SENERtrough2 is being used in the Kathu project. The company highlights that manufacturing the different components of the adapted troughs is a work in progress – although the metallic structure can easily be manufactured locally, there are not any manufacturers locally that can produce for the curved-mirror component to specifications yet.
“We definitely want to ensure that we contribute quite significantly in terms of South Africa’s vision for 2030, as defined the National Development Plan and the Integrated Resource Plan (IRP),” maintains Mbanjwa, adding that the IRP is currently being updated.
He points out that, in order to achieve further cost reductions and improve efficiencies in renewable-energy technology, Sener believes that the development of a central tower with molten salts as a storage system would be the next natural phase of development of renewable energy in South Africa.
One of the projects which Sener has completed using this technology is Gemasolar, in the south of Spain, which is the world’s first commercial-scale central receiver tower technology that works along with a high-temperature molten salt storage system.
The 19.9 MW plant can produce electricity without sunlight for 15 hours. The successes of this project are now being applied on Nooro III, a 150 MW central tower technology project with the same storage system in Morocco, which stores and dispatches energy after sunset.
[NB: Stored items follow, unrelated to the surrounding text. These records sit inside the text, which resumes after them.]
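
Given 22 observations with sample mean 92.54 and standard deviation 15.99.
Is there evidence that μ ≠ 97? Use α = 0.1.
One-sample t-test:
H₀: μ = 97
H₁: μ ≠ 97
df = n - 1 = 21
t = (x̄ - μ₀) / (s/√n) = (92.54 - 97) / (15.99/√22) = -1.308
p-value = 0.2049

Since p-value > α = 0.1, we fail to reject H₀.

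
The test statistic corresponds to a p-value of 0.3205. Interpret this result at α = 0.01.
Since p = 0.3205 > α = 0.01, fail to reject H₀.
There is insufficient evidence to reject the null hypothesis; the result is not statistically significant at the 0.01 level.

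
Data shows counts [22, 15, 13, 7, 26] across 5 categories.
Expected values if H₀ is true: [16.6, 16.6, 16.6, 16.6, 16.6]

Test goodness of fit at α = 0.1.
Chi-square goodness of fit test:
H₀: observed counts match expected distribution
H₁: observed counts differ from expected distribution
df = k - 1 = 4
χ² = Σ(O - E)²/E
   = (22 - 16.6)²/16.6 + (15 - 16.6)²/16.6 + (13 - 16.6)²/16.6 + (7 - 16.6)²/16.6 + (26 - 16.6)²/16.6
   = 1.757 + 0.154 + 0.781 + 5.552 + 5.323
   = 13.57
p-value = 0.0088

Since p-value < α = 0.1, we reject H₀.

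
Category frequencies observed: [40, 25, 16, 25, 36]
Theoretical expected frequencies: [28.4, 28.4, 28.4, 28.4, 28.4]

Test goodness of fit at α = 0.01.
Chi-square goodness of fit test:
H₀: observed counts match expected distribution
H₁: observed counts differ from expected distribution
df = k - 1 = 4
χ² = Σ(O - E)²/E
   = (40 - 28.4)²/28.4 + (25 - 28.4)²/28.4 + (16 - 28.4)²/28.4 + (25 - 28.4)²/28.4 + (36 - 28.4)²/28.4
   = 4.738 + 0.407 + 5.414 + 0.407 + 2.034
   = 13.00
p-value = 0.0113

Since p-value > α = 0.01, we fail to reject H₀.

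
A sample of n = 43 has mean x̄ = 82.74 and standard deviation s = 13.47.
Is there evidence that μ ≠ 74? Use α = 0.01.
One-sample t-test:
H₀: μ = 74
H₁: μ ≠ 74
df = n - 1 = 42
t = (x̄ - μ₀) / (s/√n) = (82.74 - 74) / (13.47/√43) = 4.255
p-value = 0.0001

Since p-value < α = 0.01, we reject H₀.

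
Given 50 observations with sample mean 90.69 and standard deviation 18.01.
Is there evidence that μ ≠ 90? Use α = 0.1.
One-sample t-test:
H₀: μ = 90
H₁: μ ≠ 90
df = n - 1 = 49
t = (x̄ - μ₀) / (s/√n) = (90.69 - 90) / (18.01/√50) = 0.271
p-value = 0.7876

Since p-value > α = 0.1, we fail to reject H₀.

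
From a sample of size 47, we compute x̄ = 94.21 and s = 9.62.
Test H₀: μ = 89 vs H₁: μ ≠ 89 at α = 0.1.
One-sample t-test:
H₀: μ = 89
H₁: μ ≠ 89
df = n - 1 = 46
t = (x̄ - μ₀) / (s/√n) = (94.21 - 89) / (9.62/√47) = 3.713
p-value = 0.0006

Since p-value < α = 0.1, we reject H₀.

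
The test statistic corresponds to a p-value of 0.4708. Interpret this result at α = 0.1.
Since p = 0.4708 > α = 0.1, fail to reject H₀.
There is insufficient evidence to reject the null hypothesis; the result is not statistically significant at the 0.1 level.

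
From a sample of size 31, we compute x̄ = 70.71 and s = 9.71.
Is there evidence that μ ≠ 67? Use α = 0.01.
One-sample t-test:
H₀: μ = 67
H₁: μ ≠ 67
df = n - 1 = 30
t = (x̄ - μ₀) / (s/√n) = (70.71 - 67) / (9.71/√31) = 2.127
p-value = 0.0417

Since p-value > α = 0.01, we fail to reject H₀.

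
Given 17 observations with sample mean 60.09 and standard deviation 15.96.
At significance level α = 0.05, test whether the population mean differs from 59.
One-sample t-test:
H₀: μ = 59
H₁: μ ≠ 59
df = n - 1 = 16
t = (x̄ - μ₀) / (s/√n) = (60.09 - 59) / (15.96/√17) = 0.282
p-value = 0.7819

Since p-value > α = 0.05, we fail to reject H₀.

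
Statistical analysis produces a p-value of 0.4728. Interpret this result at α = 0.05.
Since p = 0.4728 > α = 0.05, fail to reject H₀.
There is insufficient evidence to reject the null hypothesis; the result is not statistically significant at the 0.05 level.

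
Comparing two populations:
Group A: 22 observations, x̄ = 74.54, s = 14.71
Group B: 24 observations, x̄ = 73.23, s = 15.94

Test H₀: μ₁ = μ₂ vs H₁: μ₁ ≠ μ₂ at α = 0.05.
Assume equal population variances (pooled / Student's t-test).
Student's two-sample t-test (equal variances):
H₀: μ₁ = μ₂
H₁: μ₁ ≠ μ₂
df = n₁ + n₂ - 2 = 44
Pooled variance s_p² = [(n₁-1)s₁² + (n₂-1)s₂²] / (n₁ + n₂ - 2) = [(21)(14.71²) + (23)(15.94²)] / 44 = 236.0907
SE = √(s_p²(1/n₁ + 1/n₂)) = √(236.0907 × (1/22 + 1/24)) = 4.5353
t = (x̄₁ - x̄₂) / SE = (74.54 - 73.23) / 4.5353 = 1.31 / 4.5353 = 0.289
p-value = 0.7741

Since p-value > α = 0.05, we fail to reject H₀.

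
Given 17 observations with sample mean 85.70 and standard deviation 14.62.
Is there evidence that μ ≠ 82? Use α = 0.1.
One-sample t-test:
H₀: μ = 82
H₁: μ ≠ 82
df = n - 1 = 16
t = (x̄ - μ₀) / (s/√n) = (85.70 - 82) / (14.62/√17) = 1.043
p-value = 0.3122

Since p-value > α = 0.1, we fail to reject H₀.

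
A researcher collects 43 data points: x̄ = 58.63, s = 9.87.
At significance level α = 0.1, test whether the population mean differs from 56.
One-sample t-test:
H₀: μ = 56
H₁: μ ≠ 56
df = n - 1 = 42
t = (x̄ - μ₀) / (s/√n) = (58.63 - 56) / (9.87/√43) = 1.747
p-value = 0.0879

Since p-value < α = 0.1, we reject H₀.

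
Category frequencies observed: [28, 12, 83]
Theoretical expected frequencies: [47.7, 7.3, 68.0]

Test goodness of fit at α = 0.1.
Chi-square goodness of fit test:
H₀: observed counts match expected distribution
H₁: observed counts differ from expected distribution
df = k - 1 = 2
χ² = Σ(O - E)²/E
   = (28 - 47.7)²/47.7 + (12 - 7.3)²/7.3 + (83 - 68.0)²/68.0
   = 8.136 + 3.026 + 3.309
   = 14.47
p-value = 0.0007

Since p-value < α = 0.1, we reject H₀.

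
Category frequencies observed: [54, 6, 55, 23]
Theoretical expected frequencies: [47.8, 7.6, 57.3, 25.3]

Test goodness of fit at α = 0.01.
Chi-square goodness of fit test:
H₀: observed counts match expected distribution
H₁: observed counts differ from expected distribution
df = k - 1 = 3
χ² = Σ(O - E)²/E
   = (54 - 47.8)²/47.8 + (6 - 7.6)²/7.6 + (55 - 57.3)²/57.3 + (23 - 25.3)²/25.3
   = 0.804 + 0.337 + 0.092 + 0.209
   = 1.44
p-value = 0.6956

Since p-value > α = 0.01, we fail to reject H₀.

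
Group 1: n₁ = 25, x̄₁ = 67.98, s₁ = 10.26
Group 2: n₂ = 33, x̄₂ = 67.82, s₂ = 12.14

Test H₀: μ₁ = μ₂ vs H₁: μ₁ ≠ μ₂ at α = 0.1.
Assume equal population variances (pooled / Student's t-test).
Student's two-sample t-test (equal variances):
H₀: μ₁ = μ₂
H₁: μ₁ ≠ μ₂
df = n₁ + n₂ - 2 = 56
Pooled variance s_p² = [(n₁-1)s₁² + (n₂-1)s₂²] / (n₁ + n₂ - 2) = [(24)(10.26²) + (32)(12.14²)] / 56 = 129.3316
SE = √(s_p²(1/n₁ + 1/n₂)) = √(129.3316 × (1/25 + 1/33)) = 3.0154
t = (x̄₁ - x̄₂) / SE = (67.98 - 67.82) / 3.0154 = 0.16 / 3.0154 = 0.053
p-value = 0.9579

Since p-value > α = 0.1, we fail to reject H₀.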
This helps clients especially during peak hours of electricity use.
Mbanjwa explains that one of Eskom’s recent concerns regarding renewable energy is that renewables are unable to supply it with electricity at peak times, such as in the late afternoons and evenings when the utility needs electricity the most.
He, however, states that the plants that Sener designs and builds (which currently exceed 29 plants globally), use a molten salt heat storage system that makes it possible to generate power continuously, reliably, flexibly and sustainably, even in the absence of solar radiation.
Therefore, the big difference when using concentrated solar power is that it should continue producing power, even in the evenings, he concludes.